Flock Talk: The River

 


With Oregon set to host James Madison this weekend, while we have focused our work at Duck Sports Central on the matchups and as objective a view as possible, the questions about the playoff format have reached a familiar bend in the road once again. The Ducks will take the field against a team that — in most other seasons, under most other formats — would never have crossed this threshold, creating what many consider a non-compelling matchup that should not have existed.

That doesn’t make it unearned.
It just makes it complicated.

Oregon is a 21.5-point favorite. That number hangs over the weekend like a quiet acknowledgment of reality. It doesn’t diminish what James Madison accomplished to get here, but it does frame the conversation we’ve all been circling without quite wanting to say out loud: the playoff did exactly what it was designed to do — and revealed the cost of doing so.

This is where the College Football Playoff finds itself now. Not broken. Not illegitimate. Just standing in the middle of something it can no longer outrun.


Where the River Begins

When the playoff expanded, the intentions were clear. Expansion was not sold merely as entertainment or television inventory. It was sold as a correction — an answer to years of exclusion, frustration, and the growing sense that the sport’s biggest stage was shrinking rather than growing.

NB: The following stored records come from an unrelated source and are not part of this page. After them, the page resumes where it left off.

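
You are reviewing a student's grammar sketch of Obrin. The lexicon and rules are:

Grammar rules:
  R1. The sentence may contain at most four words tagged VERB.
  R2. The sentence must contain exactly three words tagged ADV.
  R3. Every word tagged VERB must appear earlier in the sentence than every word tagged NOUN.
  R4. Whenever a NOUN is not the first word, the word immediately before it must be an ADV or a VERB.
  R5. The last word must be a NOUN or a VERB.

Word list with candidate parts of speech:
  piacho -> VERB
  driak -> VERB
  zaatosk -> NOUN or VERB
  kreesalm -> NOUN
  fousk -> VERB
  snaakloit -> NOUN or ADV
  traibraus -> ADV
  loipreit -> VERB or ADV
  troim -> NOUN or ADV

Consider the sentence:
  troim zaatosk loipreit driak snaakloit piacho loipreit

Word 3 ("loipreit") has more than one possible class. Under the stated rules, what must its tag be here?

ADV

Candidates per position — 1:troim {NOUN,ADV}; 2:zaatosk {NOUN,VERB}; 3:loipreit {VERB,ADV}; 4:driak {VERB}; 5:snaakloit {NOUN,ADV}; 6:piacho {VERB}; 7:loipreit {VERB,ADV}.
Position 1: tagging it NOUN would leave rule 3 unsatisfiable, so it must be ADV.
Position 2: tagging it NOUN would leave rule 3 unsatisfiable, so it must be VERB.
Position 5: tagging it NOUN would leave rule 3 unsatisfiable, so it must be ADV.
Position 7: tagging it ADV would leave rule 5 unsatisfiable, so it must be VERB.
Position 3: tagging it VERB would leave rule 1 unsatisfiable, so it must be ADV.
So the tagging must be: ADV VERB ADV VERB ADV VERB VERB.
Checking: rule 1 satisfied; rule 2 satisfied; rule 3 satisfied; rule 4 satisfied; rule 5 satisfied.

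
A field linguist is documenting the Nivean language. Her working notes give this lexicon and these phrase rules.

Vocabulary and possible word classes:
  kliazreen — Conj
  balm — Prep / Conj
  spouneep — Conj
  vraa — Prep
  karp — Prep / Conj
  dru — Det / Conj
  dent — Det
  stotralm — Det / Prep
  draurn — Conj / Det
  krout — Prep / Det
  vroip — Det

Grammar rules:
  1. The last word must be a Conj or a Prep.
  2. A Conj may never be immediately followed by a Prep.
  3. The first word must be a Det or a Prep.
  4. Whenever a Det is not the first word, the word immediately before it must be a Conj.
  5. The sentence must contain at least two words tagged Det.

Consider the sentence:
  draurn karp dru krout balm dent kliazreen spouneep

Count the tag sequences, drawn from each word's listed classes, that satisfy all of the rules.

Candidates per position — 1:draurn {Conj,Det}; 2:karp {Prep,Conj}; 3:dru {Det,Conj}; 4:krout {Prep,Det}; 5:balm {Prep,Conj}; 6:dent {Det}; 7:kliazreen {Conj}; 8:spouneep {Conj}.
There are 32 candidate sequences in total.
The sequences that satisfy every rule: Det Prep Conj Det Conj Det Conj Conj; Det Conj Det Prep Conj Det Conj Conj; Det Conj Conj Det Conj Det Conj Conj.
Count = 3.

3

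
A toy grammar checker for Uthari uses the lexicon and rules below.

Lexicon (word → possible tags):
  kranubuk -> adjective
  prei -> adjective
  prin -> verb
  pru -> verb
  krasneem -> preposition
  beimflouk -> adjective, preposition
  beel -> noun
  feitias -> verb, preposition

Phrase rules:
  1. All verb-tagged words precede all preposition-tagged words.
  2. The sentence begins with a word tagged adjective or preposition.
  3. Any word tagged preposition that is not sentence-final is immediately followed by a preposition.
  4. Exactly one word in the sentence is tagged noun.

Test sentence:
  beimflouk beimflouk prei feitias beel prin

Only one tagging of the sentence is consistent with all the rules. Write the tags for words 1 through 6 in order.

Candidates per position — 1:beimflouk {adjective,preposition}; 2:beimflouk {adjective,preposition}; 3:prei {adjective}; 4:feitias {verb,preposition}; 5:beel {noun}; 6:prin {verb}.
Position 1: preposition is ruled out by rule 1; that leaves adjective.
Position 2: preposition is ruled out by rule 1; that leaves adjective.
Position 4: preposition is ruled out by rule 1; that leaves verb.
So the tagging must be: adjective adjective adjective verb noun verb.
Verifying each rule — rule 1 satisfied; rule 2 satisfied; rule 3 satisfied; rule 4 satisfied.

adjective adjective adjective verb noun verb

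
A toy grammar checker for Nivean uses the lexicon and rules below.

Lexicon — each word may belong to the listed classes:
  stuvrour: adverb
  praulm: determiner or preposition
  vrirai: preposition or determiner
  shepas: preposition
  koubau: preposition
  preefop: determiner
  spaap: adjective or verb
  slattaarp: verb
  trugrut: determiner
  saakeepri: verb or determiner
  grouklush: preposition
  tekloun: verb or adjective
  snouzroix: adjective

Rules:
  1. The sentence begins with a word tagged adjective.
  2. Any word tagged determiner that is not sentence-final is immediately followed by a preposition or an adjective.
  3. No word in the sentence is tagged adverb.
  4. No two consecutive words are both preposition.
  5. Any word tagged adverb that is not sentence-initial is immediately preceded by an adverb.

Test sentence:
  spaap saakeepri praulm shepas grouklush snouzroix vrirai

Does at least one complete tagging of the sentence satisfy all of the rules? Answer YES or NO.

NO

Candidates per position — 1:spaap {adjective,verb}; 2:saakeepri {verb,determiner}; 3:praulm {determiner,preposition}; 4:shepas {preposition}; 5:grouklush {preposition}; 6:snouzroix {adjective}; 7:vrirai {preposition,determiner}.
Rule 4 cannot be satisfied by any choice of tags from the lexicon.
So there is no consistent tagging.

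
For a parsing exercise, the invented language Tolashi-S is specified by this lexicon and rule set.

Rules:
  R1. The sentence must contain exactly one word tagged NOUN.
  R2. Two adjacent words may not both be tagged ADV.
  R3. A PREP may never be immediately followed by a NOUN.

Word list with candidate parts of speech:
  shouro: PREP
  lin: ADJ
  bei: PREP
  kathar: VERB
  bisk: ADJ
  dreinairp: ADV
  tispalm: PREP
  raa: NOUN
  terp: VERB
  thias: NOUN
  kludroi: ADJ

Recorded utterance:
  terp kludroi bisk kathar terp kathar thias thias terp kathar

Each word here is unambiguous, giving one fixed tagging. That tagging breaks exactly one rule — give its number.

Fixed tagging: VERB ADJ ADJ VERB VERB VERB NOUN NOUN VERB VERB.
Rule check: R1 violated, R2 holds, R3 holds.
Only rule 1 fails.

1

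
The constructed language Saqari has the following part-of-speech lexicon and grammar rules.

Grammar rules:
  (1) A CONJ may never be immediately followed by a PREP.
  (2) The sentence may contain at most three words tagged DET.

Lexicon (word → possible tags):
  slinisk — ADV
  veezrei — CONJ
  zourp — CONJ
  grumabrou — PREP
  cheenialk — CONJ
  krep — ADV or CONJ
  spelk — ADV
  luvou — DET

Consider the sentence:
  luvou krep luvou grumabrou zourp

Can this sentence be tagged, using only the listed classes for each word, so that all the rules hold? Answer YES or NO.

Candidates per position — 1:luvou {DET}; 2:krep {ADV,CONJ}; 3:luvou {DET}; 4:grumabrou {PREP}; 5:zourp {CONJ}.
One satisfying assignment: DET ADV DET PREP CONJ.
Rule-by-rule: rule 1 satisfied; rule 2 satisfied.

YES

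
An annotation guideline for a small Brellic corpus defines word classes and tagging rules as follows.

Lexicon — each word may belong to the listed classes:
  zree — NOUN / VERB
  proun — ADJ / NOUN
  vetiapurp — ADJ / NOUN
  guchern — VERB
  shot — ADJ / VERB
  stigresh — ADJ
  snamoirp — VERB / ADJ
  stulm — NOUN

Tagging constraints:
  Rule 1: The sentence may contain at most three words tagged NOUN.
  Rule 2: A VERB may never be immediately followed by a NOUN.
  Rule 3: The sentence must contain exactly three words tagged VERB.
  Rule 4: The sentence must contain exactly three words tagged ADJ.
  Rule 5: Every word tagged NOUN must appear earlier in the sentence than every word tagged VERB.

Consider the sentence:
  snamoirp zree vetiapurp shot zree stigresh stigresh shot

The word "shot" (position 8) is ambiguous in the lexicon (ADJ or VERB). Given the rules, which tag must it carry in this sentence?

Candidates per position — 1:snamoirp {VERB,ADJ}; 2:zree {NOUN,VERB}; 3:vetiapurp {ADJ,NOUN}; 4:shot {ADJ,VERB}; 5:zree {NOUN,VERB}; 6:stigresh {ADJ}; 7:stigresh {ADJ}; 8:shot {ADJ,VERB}.
Position 8: the remaining choice is settled jointly with positions 1, 2, 3, 4, 5 — only VERB at position 8 is part of a tagging that satisfies every rule.
That leaves exactly one tagging: ADJ NOUN NOUN VERB VERB ADJ ADJ VERB.
Rule-by-rule: rule 1 holds; rule 2 holds; rule 3 holds; rule 4 holds; rule 5 holds.

VERB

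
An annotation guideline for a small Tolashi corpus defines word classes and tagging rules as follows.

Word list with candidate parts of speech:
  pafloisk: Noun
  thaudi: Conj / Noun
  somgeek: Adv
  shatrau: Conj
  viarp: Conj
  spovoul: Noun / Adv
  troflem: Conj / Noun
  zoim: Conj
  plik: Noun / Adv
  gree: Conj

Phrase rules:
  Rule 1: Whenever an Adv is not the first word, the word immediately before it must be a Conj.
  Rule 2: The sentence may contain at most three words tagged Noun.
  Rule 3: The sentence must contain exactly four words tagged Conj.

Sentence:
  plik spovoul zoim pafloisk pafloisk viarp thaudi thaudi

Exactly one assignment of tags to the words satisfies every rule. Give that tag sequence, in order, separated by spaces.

Candidates per position — 1:plik {Noun,Adv}; 2:spovoul {Noun,Adv}; 3:zoim {Conj}; 4:pafloisk {Noun}; 5:pafloisk {Noun}; 6:viarp {Conj}; 7:thaudi {Conj,Noun}; 8:thaudi {Conj,Noun}.
If word 2 were Adv, no tagging could satisfy rule 1; so word 2 is Noun.
If word 7 were Noun, no tagging could satisfy rule 2; so word 7 is Conj.
If word 8 were Noun, no tagging could satisfy rule 2; so word 8 is Conj.
If word 1 were Noun, no tagging could satisfy rule 2; so word 1 is Adv.
So the tagging must be: Adv Noun Conj Noun Noun Conj Conj Conj.
Checking: rule 1 holds; rule 2 holds; rule 3 holds.

Adv Noun Conj Noun Noun Conj Conj Conj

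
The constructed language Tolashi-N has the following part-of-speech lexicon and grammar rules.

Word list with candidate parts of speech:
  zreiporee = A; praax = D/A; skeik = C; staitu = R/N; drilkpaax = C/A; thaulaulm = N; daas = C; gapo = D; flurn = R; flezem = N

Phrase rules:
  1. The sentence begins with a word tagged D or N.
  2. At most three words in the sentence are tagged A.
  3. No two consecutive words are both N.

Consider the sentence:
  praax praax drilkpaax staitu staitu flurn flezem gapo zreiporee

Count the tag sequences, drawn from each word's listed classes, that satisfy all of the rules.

Candidates per position — 1:praax {D,A}; 2:praax {D,A}; 3:drilkpaax {C,A}; 4:staitu {R,N}; 5:staitu {R,N}; 6:flurn {R}; 7:flezem {N}; 8:gapo {D}; 9:zreiporee {A}.
There are 32 candidate sequences in total.
Checking each against the rules leaves 12 sequences.
Count = 12.

12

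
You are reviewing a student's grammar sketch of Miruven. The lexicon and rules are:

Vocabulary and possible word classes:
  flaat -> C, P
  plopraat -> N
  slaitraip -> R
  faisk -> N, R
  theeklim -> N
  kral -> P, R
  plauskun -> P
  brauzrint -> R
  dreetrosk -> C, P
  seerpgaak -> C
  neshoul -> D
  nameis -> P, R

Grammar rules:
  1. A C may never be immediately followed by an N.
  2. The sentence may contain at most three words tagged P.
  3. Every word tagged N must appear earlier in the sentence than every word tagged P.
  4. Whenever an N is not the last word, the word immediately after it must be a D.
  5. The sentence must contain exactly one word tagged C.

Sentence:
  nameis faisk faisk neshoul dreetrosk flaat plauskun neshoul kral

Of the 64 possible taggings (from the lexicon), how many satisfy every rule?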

Automatic bids for the five highest-ranked conference champions were not an accident. They were a promise.

A promise that winning mattered.
A promise that conferences outside the power structure would not be shut out.
A promise that access itself was part of the sport’s integrity.

For players in programs that had spent decades on the outside looking in, it meant something real. For fans, it meant belief still had a place in December.

And for a moment, it felt right.


When the Current Picks Up Speed

In 2025, that promise was kept. Two Group of Five teams made the field. Tulane entered as the No. 11 seed. James Madison as the No. 12. The door opened not because of sentiment, but because the rules said it must.

The ACC champion finished unranked. The system followed its own logic. The bracket took shape.

And almost immediately, the pushback began.

Fans didn’t revolt against James Madison. They revolted against the idea that this was the best version of what the playoff could be. Against the feeling that the sport’s biggest moment was being asked to carry something heavier than it was built for.

This is where the river widens — where what began as fairness starts colliding with expectation, and the current grows harder to control.


The Pull of “Just Take the Best 12”

There is a reason the “best 12” argument feels so clean. It promises simplicity in a sport that has grown increasingly tangled. Strip away conference labels. Remove guarantees. Let rankings decide. Let the sport be honest about what it values.

And yes, even under a best-12 model, not every matchup would sing. The 5-12 and 6-11 games would still carry risk. But they would feel earned in a different way. Less procedural. Less forced.

That’s why this weekend feels different to so many fans. Not because Oregon is favored. Not because James Madison is overmatched. But because this game exists at the intersection of philosophy and consequence — where what the sport said it wanted meets what it now has to live with.


What Lurks Beneath the Surface

Every version of “just take the best teams” runs aground on the same unseen obstacle: you don’t get to undo your own reasoning without paying a price.

The CFP didn’t stumble into inclusivity. It articulated it. Defended it. Used it as justification for expansion in the first place. The four-team era failed not because of television ratings, but because access had become too narrow to defend.

That history doesn’t disappear.

Remove guaranteed access now, and the sport doesn’t just change a rule — it contradicts itself. And that contradiction is exactly where antitrust questions live. Not in outcomes, but in intent. In consistency. In who controls the flow.

The power conferences might win that fight in court.
They might not.

But “might” is not how billion-dollar enterprises sleep at night.


The Weight of What’s Been Built

So we arrive here — at a playoff that is neither wrong nor fully right. A format that tried to honor hope without abandoning excellence, and discovered that the two don’t always move at the same speed.

The SEC and Big Ten see it clearly now. Their push for guaranteed spots in a future expanded playoff isn’t about balance or fairness. It’s about certainty. About narrowing the channel so the current can’t surprise them anymore.

But even that solution doesn’t resolve the deeper tension. It just moves it further downstream.


Where the River Empties Out

James Madison didn’t create this moment. Tulane didn’t ask to be the example. Oregon didn’t design the bracket it’s about to host.

This game is not a mistake. It is a consequence.

A consequence of a sport that wanted to keep everyone dreaming, while still crowning the strongest at the end. A consequence of promises made in good faith that now collide with the reality of what fans want to watch in December.

Saturday at Autzen will matter. It will matter to the players who may never see this stage again. To the seniors playing their final game beneath these lights. To a fan base that waited years for a home playoff game — and didn’t imagine it would feel quite like this.

Autzen won’t decide the future of the playoff this weekend. It will simply be the bank where the river bends, where the current reminds us how strong it’s become.

And like the river, college football doesn’t ask permission — it just keeps flowing, long after the cheering fades.